NJCAA and KJCCC announce probation for Barton County Athletic Program

    
   
 1755 Telstar Drive, Suite 103
Tel: 719.590.9788
 Colorado Springs, CO 80920
Fax: 719.590.7324
 Wayne Baker, Executive Director
www.njcaa.org
   
   
 For immediate Release
Tuesday, August 2, 2006

NJCAA and KJCCC announce probation for Barton County Athletic Program

Colorado Springs , Colo. -- The National Junior College Athletic Association (NJCAA), working in conjunction with Kansas Jayhawk Community College Conference (KJCCC) Commissioner Bryce Roderick and Barton County Community College President Dr. Carl Heilman, announced today that all athletic teams at Barton County, excluding men's basketball, will be placed on NJCAA and KJCCC probation for the 2006-2007 academic year. The men's basketball team recently completed a maximum two-year probation.

This probation is a result of NJCAA and KJCCC bylaw infractions that were uncovered during recent court proceedings against seven former coaches and a former administrator at Barton County . The various counts against the defendants, which stemmed from mail fraud to theft, were due to a lack of institutional control at the college from 1998-2003.

"Barton County Community College is mindful and respectful of the NJCAA ruling," said Dr. Heilman. "We recognize the regulatory role and responsibilities of the Association; we are, however, saddened that so many innocent parties associated with Barton County Community College will be negatively affected by the past unethical actions of a small number. The College is committed to moving ahead and maintaining fiscal responsibility. Although Barton County Community College may have lacked athletic programming accountability, this is not indicative of the College as a whole or the value that is placed on students and their learning success."

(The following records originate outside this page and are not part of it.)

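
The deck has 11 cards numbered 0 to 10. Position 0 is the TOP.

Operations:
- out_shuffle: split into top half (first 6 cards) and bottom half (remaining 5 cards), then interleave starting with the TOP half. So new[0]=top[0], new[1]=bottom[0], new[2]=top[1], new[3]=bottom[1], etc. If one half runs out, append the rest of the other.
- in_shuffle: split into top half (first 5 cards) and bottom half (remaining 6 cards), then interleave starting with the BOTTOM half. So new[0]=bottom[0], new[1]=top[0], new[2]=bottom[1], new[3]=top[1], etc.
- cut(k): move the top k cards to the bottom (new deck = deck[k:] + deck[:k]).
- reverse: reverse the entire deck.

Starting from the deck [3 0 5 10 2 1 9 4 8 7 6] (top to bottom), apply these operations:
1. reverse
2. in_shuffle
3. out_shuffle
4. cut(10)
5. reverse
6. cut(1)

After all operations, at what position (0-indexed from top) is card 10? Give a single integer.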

On a national level the probation stipulates that no athletic program, outside of men's basketball, or individual at Barton County will be allowed to participate in post-season competition, including regional and national tournaments.

"Due to the noncompliance of NJCAA bylaws that came to light during the recent court cases the NJCAA and the Jayhawk Conference felt it necessary to hand down a punishment to all teams at Barton County outside of men's basketball, who has been on probation for the last two years," said NJCAA Executive Director Wayne Baker.

"It is our sincere hope that Barton County and all NJCAA member colleges learn that maintaining institutional control over your athletic department is imperative to operating on a successful level," continued Baker. "We look forward to moving on from this and continuing to provide the best-possible experience for two-year college athletes across the country."

The Conference probation will render programs ineligible for the KJCCC Championship in that particular sport. The teams will be allowed to play their conference schedules but their results will not be figured into conference standings. Individual statistics will be part of the overall conference statistics for that particular sport and an individual may receive KJCCC awards.

"This has been the darkest moment in KJCCC history," said Roderick. "I hope that the action taken by the NJCAA and the KJCCC will bring this chapter to a close and we can all move forward from here."

"This should serve as a wake up call for all institutions that much more care should be given to the administering of all public funds," continued Broderick. "The custodial responsibility of taking care of public funds by administrators can not be taken lightly."

Barton County, who won 23 national championships from 1998-2003, will be allowed to retain all team and individual titles. The NJCAA bylaws state that "if a student-athlete is discovered to the ineligible after August 1, following the national championship/invitational no disqualification shall occur. All awards shall remain as awarded."

The KJCCC is home to more than 2,000 student-athletes on 131 teams in the 20 men's and women's KJCCC-sponsored sports. The men's programs regulated by the conference include baseball, basketball, cross country, football, golf, indoor/outdoor track and field, soccer, tennis and wrestling. The KJCCC-regulated women's programs include basketball, cross country, golf, indoor/outdoor track and field, soccer, softball, tennis and volleyball.

The NJCAA, with more than 500 member colleges in 42 states, is the national governing body of 15 men's and 12 women's sports over three divisions. Approximately 48,000 athletes compete in one of 24 regions and every year the NJCAA hosts 48 national championships.